Resistance Exercise May Lower Need for Insulin in Gestational Diabetes Mellitus!!!

Resistance exercise (RE) may lower the need for insulin in gestational diabetes mellitus (GDM), according to the results of a randomized controlled trial reported online September 23 in the American Journal of Obstetrics and Gynecology.

“Because skeletal muscles represent the main site of insulin resistance observed during pregnancy, both the American College of Sports Medicine and the American College of Obstetricians and Gynecologists recommend exercise as an effective and safe supporting therapy for the treatment of GDM because several lines of evidence have shown the effectiveness of aerobic exercise in reducing the frequency of women using insulin,” write Marcelo C. de Barros, MSc, from the University of São Paulo School of Medicine in Brazil, and colleagues. “On the other hand, little is known about the therapeutic application of [RE] to women with GDM.”

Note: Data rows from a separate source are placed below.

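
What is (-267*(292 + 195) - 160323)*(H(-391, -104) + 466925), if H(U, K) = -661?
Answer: -135380684928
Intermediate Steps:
(-267*(292 + 195) - 160323)*(H(-391, -104) + 466925) = (-267*(292 + 195) - 160323)*(-661 + 466925) = (-267*487 - 160323)*466264 = (-130029 - 160323)*466264 = -290352*466264 = -135380684928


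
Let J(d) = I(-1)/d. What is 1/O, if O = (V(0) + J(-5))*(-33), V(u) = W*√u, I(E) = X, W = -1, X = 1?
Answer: 5/33 ≈ 0.15152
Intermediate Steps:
I(E) = 1
V(u) = -√u
J(d) = 1/d
O = 33/5 (O = (-√0 + 1/(-5))*(-33) = (-1*0 - ⅕)*(-33) = (0 - ⅕)*(-33) = -⅕*(-33) = 33/5 ≈ 6.6000)
1/O = 1/(33/5) = 5/33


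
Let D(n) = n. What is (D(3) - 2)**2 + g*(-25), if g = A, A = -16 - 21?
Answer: 926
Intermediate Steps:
A = -37
g = -37
(D(3) - 2)**2 + g*(-25) = (3 - 2)**2 - 37*(-25) = 1**2 + 925 = 1 + 925 = 926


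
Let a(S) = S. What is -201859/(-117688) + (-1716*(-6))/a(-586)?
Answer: -546713137/34482584 ≈ -15.855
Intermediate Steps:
-201859/(-117688) + (-1716*(-6))/a(-586) = -201859/(-117688) - 1716*(-6)/(-586) = -201859*(-1/117688) + 10296*(-1/586) = 201859/117688 - 5148/293 = -546713137/34482584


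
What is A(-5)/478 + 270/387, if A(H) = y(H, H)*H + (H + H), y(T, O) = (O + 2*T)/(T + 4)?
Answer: 10685/20554 ≈ 0.51985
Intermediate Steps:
y(T, O) = (O + 2*T)/(4 + T)
A(H) = 2*H + 3*H²/(4 + H) (A(H) = ((H + 2*H)/(4 + H))*H + (H + H) = ((3*H)/(4 + H))*H + 2*H = (3*H/(4 + H))*H + 2*H = 3*H²/(4 + H) + 2*H = 2*H + 3*H²/(4 + H))
A(-5)/478 + 270/387 = -5*(8 + 5*(-5))/(4 - 5)/478 + 270/387 = -5*(8 - 25)/(-1)*(1/478) + 270*(1/387) = -5*(-1)*(-17)*(1/478) + 30/43 = -85*1/478 + 30/43 = -85/478 + 30/43 = 10685/20554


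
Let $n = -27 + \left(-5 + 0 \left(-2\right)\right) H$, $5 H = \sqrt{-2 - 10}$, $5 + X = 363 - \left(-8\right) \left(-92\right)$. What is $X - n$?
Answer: $-351 + 2 i \sqrt{3} \approx -351.0 + 3.4641 i$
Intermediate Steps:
$X = -378$ ($X = -5 + \left(363 - \left(-8\right) \left(-92\right)\right) = -5 + \left(363 - 736\right) = -5 - 373 = -378$)
$H = \frac{2 i \sqrt{3}}{5}$ ($H = \frac{\sqrt{-2 - 10}}{5} = \frac{\sqrt{-12}}{5} = \frac{2 i \sqrt{3}}{5} \approx 0.69282 i$)
$n = -27 - 2 i \sqrt{3}$ ($n = -27 + \left(-5 + 0 \left(-2\right)\right) \frac{2 i \sqrt{3}}{5} = -27 + \left(-5 + 0\right) \frac{2 i \sqrt{3}}{5} = -27 - 5 \frac{2 i \sqrt{3}}{5} = -27 - 2 i \sqrt{3} \approx -27.0 - 3.4641 i$)
$X - n = -378 - \left(-27 - 2 i \sqrt{3}\right) = -378 + \left(27 + 2 i \sqrt{3}\right) = -351 + 2 i \sqrt{3}$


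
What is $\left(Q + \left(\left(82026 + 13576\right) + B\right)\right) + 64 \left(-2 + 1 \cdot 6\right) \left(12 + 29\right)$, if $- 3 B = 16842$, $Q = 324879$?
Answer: $425363$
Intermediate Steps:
$B = -5614$ ($B = \left(- \frac{1}{3}\right) 16842 = -5614$)
$\left(Q + \left(\left(82026 + 13576\right) + B\right)\right) + 64 \left(-2 + 1 \cdot 6\right) \left(12 + 29\right) = \left(324879 + \left(\left(82026 + 13576\right) - 5614\right)\right) + 64 \left(-2 + 1 \cdot 6\right) \left(12 + 29\right) = \left(324879 + \left(95602 - 5614\right)\right) + 64 \left(-2 + 6\right) 41 = \left(324879 + 89988\right) + 64 \cdot 4 \cdot 41 = 414867 + 256 \cdot 41 = 414867 + 10496 = 425363$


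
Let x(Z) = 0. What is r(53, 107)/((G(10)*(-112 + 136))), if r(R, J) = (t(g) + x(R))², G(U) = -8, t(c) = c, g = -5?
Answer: -25/192 ≈ -0.13021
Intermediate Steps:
r(R, J) = 25 (r(R, J) = (-5 + 0)² = (-5)² = 25)
r(53, 107)/((G(10)*(-112 + 136))) = 25/((-8*(-112 + 136))) = 25/((-8*24)) = 25/(-192) = 25*(-1/192) = -25/192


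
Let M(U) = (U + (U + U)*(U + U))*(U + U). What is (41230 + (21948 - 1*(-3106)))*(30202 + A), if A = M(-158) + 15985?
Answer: -2085187326204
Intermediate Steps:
M(U) = 2*U*(U + 4*U²) (M(U) = (U + (2*U)*(2*U))*(2*U) = (U + 4*U²)*(2*U) = 2*U*(U + 4*U²))
A = -31488583 (A = (-158)²*(2 + 8*(-158)) + 15985 = 24964*(2 - 1264) + 15985 = 24964*(-1262) + 15985 = -31504568 + 15985 = -31488583)
(41230 + (21948 - 1*(-3106)))*(30202 + A) = (41230 + (21948 - 1*(-3106)))*(30202 - 31488583) = (41230 + (21948 + 3106))*(-31458381) = (41230 + 25054)*(-31458381) = 66284*(-31458381) = -2085187326204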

The study goal was to assess the effect of an RE program using an elastic band on insulin requirement and glycemic control in 64 patients with GDM. Participants were randomly assigned 1:1 to an exercise group or a control group.

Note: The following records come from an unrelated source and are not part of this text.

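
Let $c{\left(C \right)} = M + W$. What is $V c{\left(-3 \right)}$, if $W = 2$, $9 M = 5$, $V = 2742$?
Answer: $\frac{21022}{3} \approx 7007.3$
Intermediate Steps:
$M = \frac{5}{9}$ ($M = \frac{1}{9} \cdot 5 = \frac{5}{9} \approx 0.55556$)
$c{\left(C \right)} = \frac{23}{9}$ ($c{\left(C \right)} = \frac{5}{9} + 2 = \frac{23}{9}$)
$V c{\left(-3 \right)} = 2742 \cdot \frac{23}{9} = \frac{21022}{3}$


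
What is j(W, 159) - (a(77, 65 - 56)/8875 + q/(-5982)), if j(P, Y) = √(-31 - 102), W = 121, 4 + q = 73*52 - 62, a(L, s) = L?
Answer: 16321568/26545125 + I*√133 ≈ 0.61486 + 11.533*I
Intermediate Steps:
q = 3730 (q = -4 + (73*52 - 62) = -4 + (3796 - 62) = -4 + 3734 = 3730)
j(P, Y) = I*√133 (j(P, Y) = √(-133) = I*√133)
j(W, 159) - (a(77, 65 - 56)/8875 + q/(-5982)) = I*√133 - (77/8875 + 3730/(-5982)) = I*√133 - (77*(1/8875) + 3730*(-1/5982)) = I*√133 - (77/8875 - 1865/2991) = I*√133 - 1*(-16321568/26545125) = I*√133 + 16321568/26545125 = 16321568/26545125 + I*√133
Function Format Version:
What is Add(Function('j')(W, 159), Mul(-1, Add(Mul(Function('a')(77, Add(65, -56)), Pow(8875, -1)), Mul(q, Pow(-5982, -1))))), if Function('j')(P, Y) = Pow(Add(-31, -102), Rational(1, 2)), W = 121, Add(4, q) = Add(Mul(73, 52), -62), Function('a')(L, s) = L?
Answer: Add(Rational(16321568, 26545125), Mul(I, Pow(133, Rational(1, 2)))) ≈ Add(0.61486, Mul(11.533, I))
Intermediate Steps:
q = 3730 (q = Add(-4, Add(Mul(73, 52), -62)) = Add(-4, Add(3796, -62)) = Add(-4, 3734) = 3730)
Function('j')(P, Y) = Mul(I, Pow(133, Rational(1, 2))) (Function('j')(P, Y) = Pow(-133, Rational(1, 2)) = Mul(I, Pow(133, Rational(1, 2))))
Add(Function('j')(W, 159), Mul(-1, Add(Mul(Function('a')(77, Add(65, -56)), Pow(8875, -1)), Mul(q, Pow(-5982, -1))))) = Add(Mul(I, Pow(133, Rational(1, 2))), Mul(-1, Add(Mul(77, Pow(8875, -1)), Mul(3730, Pow(-5982, -1))))) = Add(Mul(I, Pow(133, Rational(1, 2))), Mul(-1, Add(Mul(77, Rational(1, 8875)), Mul(3730, Rational(-1, 5982))))) = Add(Mul(I, Pow(133, Rational(1, 2))), Mul(-1, Add(Rational(77, 8875), Rational(-1865, 2991)))) = Add(Mul(I, Pow(133, Rational(1, 2))), Mul(-1, Rational(-16321568, 26545125))) = Add(Mul(I, Pow(133, Rational(1, 2))), Rational(16321568, 26545125)) = Add(Rational(16321568, 26545125), Mul(I, Pow(133, Rational(1, 2))))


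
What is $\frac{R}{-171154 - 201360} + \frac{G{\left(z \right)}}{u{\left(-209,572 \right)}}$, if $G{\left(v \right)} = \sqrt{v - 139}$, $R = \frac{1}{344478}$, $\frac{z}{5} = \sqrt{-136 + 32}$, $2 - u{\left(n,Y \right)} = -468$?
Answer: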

There were 7 women who needed insulin in the exercise group compared with 18 in the control group (P = .005). Similarly, the exercise group fared better than the control group in terms of percentage of time spent within the proposed target glucose range (at least 80% of weekly measurements below the limits preestablished for the disease). For the exercise group, this was 0.63 ± 0.30 compared with 0.41 ± 0.31 in the control group (P = .006).

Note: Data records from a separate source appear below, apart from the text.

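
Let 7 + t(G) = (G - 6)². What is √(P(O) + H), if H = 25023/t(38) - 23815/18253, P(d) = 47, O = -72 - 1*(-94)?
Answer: √2691678873947379/6187767 ≈ 8.3845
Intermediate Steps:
t(G) = -7 + (-6 + G)² (t(G) = -7 + (G - 6)² = -7 + (-6 + G)²)
O = 22 (O = -72 + 94 = 22)
H = 144174988/6187767 (H = 25023/(-7 + (-6 + 38)²) - 23815/18253 = 25023/(-7 + 32²) - 23815*1/18253 = 25023/(-7 + 1024) - 23815/18253 = 25023/1017 - 23815/18253 = 25023*(1/1017) - 23815/18253 = 8341/339 - 23815/18253 = 144174988/6187767 ≈ 23.300)
√(P(O) + H) = √(47 + 144174988/6187767) = √(435000037/6187767) = √2691678873947379/6187767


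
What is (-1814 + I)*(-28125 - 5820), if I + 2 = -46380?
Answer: 1636013220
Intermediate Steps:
I = -46382 (I = -2 - 46380 = -46382)
(-1814 + I)*(-28125 - 5820) = (-1814 - 46382)*(-28125 - 5820) = -48196*(-33945) = 1636013220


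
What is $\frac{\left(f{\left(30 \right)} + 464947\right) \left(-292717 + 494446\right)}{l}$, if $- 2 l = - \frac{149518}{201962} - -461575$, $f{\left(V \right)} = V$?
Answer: $- \frac{9471951680973573}{23305115158} \approx -4.0643 \cdot 10^{5}$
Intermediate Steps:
$l = - \frac{23305115158}{100981}$ ($l = - \frac{- \frac{149518}{201962} - -461575}{2} = - \frac{\left(-149518\right) \frac{1}{201962} + 461575}{2} = - \frac{- \frac{74759}{100981} + 461575}{2} = \left(- \frac{1}{2}\right) \frac{46610230316}{100981} = - \frac{23305115158}{100981} \approx -2.3079 \cdot 10^{5}$)
$\frac{\left(f{\left(30 \right)} + 464947\right) \left(-292717 + 494446\right)}{l} = \frac{\left(30 + 464947\right) \left(-292717 + 494446\right)}{- \frac{23305115158}{100981}} = 464977 \cdot 201729 \left(- \frac{100981}{23305115158}\right) = 93799345233 \left(- \frac{100981}{23305115158}\right) = - \frac{9471951680973573}{23305115158}$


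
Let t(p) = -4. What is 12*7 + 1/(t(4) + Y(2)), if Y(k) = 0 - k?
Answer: 503/6 ≈ 83.833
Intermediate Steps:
Y(k) = -k
12*7 + 1/(t(4) + Y(2)) = 12*7 + 1/(-4 - 1*2) = 84 + 1/(-4 - 2) = 84 + 1/(-6) = 84 - 1/6 = 503/6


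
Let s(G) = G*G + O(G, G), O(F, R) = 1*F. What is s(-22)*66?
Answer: 30492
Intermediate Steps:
O(F, R) = F
s(G) = G + G**2 (s(G) = G*G + G = G**2 + G = G + G**2)
s(-22)*66 = -22*(1 - 22)*66 = -22*(-21)*66 = 462*66 = 30492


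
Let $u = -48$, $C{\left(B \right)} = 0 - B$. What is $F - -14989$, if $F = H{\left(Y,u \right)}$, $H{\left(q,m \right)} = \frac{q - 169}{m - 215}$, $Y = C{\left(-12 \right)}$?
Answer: $\frac{3942264}{263} \approx 14990.0$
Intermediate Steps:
$C{\left(B \right)} = - B$
$Y = 12$ ($Y = \left(-1\right) \left(-12\right) = 12$)
$H{\left(q,m \right)} = \frac{-169 + q}{-215 + m}$
$F = \frac{157}{263}$ ($F = \frac{-169 + 12}{-215 - 48} = \frac{1}{-263} \left(-157\right) = \left(- \frac{1}{263}\right) \left(-157\right) = \frac{157}{263} \approx 0.59696$)
$F - -14989 = \frac{157}{263} - -14989 = \frac{157}{263} + 14989 = \frac{3942264}{263}$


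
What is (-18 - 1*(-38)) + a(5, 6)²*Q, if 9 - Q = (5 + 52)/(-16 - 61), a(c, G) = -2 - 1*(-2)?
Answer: 20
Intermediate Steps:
a(c, G) = 0 (a(c, G) = -2 + 2 = 0)
Q = 750/77 (Q = 9 - (5 + 52)/(-16 - 61) = 9 - 57/(-77) = 9 - 57*(-1)/77 = 9 - 1*(-57/77) = 9 + 57/77 = 750/77 ≈ 9.7403)
(-18 - 1*(-38)) + a(5, 6)²*Q = (-18 - 1*(-38)) + 0²*(750/77) = (-18 + 38) + 0*(750/77) = 20 + 0 = 20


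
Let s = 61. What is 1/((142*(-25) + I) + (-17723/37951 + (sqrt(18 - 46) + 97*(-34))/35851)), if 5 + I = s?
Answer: -6469062869009043289865/22606521797828429631878453 - 103270841908502*I*sqrt(7)/22606521797828429631878453 ≈ -0.00028616 - 1.2086e-11*I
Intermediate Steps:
I = 56 (I = -5 + 61 = 56)
1/((142*(-25) + I) + (-17723/37951 + (sqrt(18 - 46) + 97*(-34))/35851)) = 1/((142*(-25) + 56) + (-17723/37951 + (sqrt(18 - 46) + 97*(-34))/35851)) = 1/((-3550 + 56) + (-17723*1/37951 + (sqrt(-28) - 3298)*(1/35851))) = 1/(-3494 + (-17723/37951 + (2*I*sqrt(7) - 3298)*(1/35851))) = 1/(-3494 + (-17723/37951 + (-3298 + 2*I*sqrt(7))*(1/35851))) = 1/(-3494 + (-17723/37951 + (-3298/35851 + 2*I*sqrt(7)/35851))) = 1/(-3494 + (-760549671/1360581301 + 2*I*sqrt(7)/35851)) = 1/(-4754631615365/1360581301 + 2*I*sqrt(7)/35851)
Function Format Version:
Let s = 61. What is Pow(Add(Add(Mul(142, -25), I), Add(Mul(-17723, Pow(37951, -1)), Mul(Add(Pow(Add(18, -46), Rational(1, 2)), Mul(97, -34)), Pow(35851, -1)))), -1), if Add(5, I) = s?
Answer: Add(Rational(-6469062869009043289865, 22606521797828429631878453), Mul(Rational(-103270841908502, 22606521797828429631878453), I, Pow(7, Rational(1, 2)))) ≈ Add(-0.00028616, Mul(-1.2086e-11, I))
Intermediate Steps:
I = 56 (I = Add(-5, 61) = 56)
Pow(Add(Add(Mul(142, -25), I), Add(Mul(-17723, Pow(37951, -1)), Mul(Add(Pow(Add(18, -46), Rational(1, 2)), Mul(97, -34)), Pow(35851, -1)))), -1) = Pow(Add(Add(Mul(142, -25), 56), Add(Mul(-17723, Pow(37951, -1)), Mul(Add(Pow(Add(18, -46), Rational(1, 2)), Mul(97, -34)), Pow(35851, -1)))), -1) = Pow(Add(Add(-3550, 56), Add(Mul(-17723, Rational(1, 37951)), Mul(Add(Pow(-28, Rational(1, 2)), -3298), Rational(1, 35851)))), -1) = Pow(Add(-3494, Add(Rational(-17723, 37951), Mul(Add(Mul(2, I, Pow(7, Rational(1, 2))), -3298), Rational(1, 35851)))), -1) = Pow(Add(-3494, Add(Rational(-17723, 37951), Mul(Add(-3298, Mul(2, I, Pow(7, Rational(1, 2)))), Rational(1, 35851)))), -1) = Pow(Add(-3494, Add(Rational(-17723, 37951), Add(Rational(-3298, 35851), Mul(Rational(2, 35851), I, Pow(7, Rational(1, 2)))))), -1) = Pow(Add(-3494, Add(Rational(-760549671, 1360581301), Mul(Rational(2, 35851), I, Pow(7, Rational(1, 2))))), -1) = Pow(Add(Rational(-4754631615365, 1360581301), Mul(Rational(2, 35851), I, Pow(7, Rational(1, 2)))), -1)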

“The [RE] program was effective in reducing the number of patients with GDM who required insulin and in improving capillary glycemic control in this population,” the study authors write. “The present study provided evidence that RE may contribute to the care of patients with GDM.”

Limitations of this study include small sample size and inability to determine the possible combined effects of RE with aerobic exercise and/or metformin in women with GDM.

“Further well-designed and controlled studies investigating the effects of RE on metabolic control in GDM should compare RE with aerobic exercise and should determine whether the adoption of both types of exercise may confer additional benefits,” the study authors conclude. “In addition, the combined action of RE and metformin should be analyzed as well as whether the molecular mechanisms underlying the disease are modified by RE and whether RE is able to prevent the occurrence of GDM as observed for aerobic exercise.”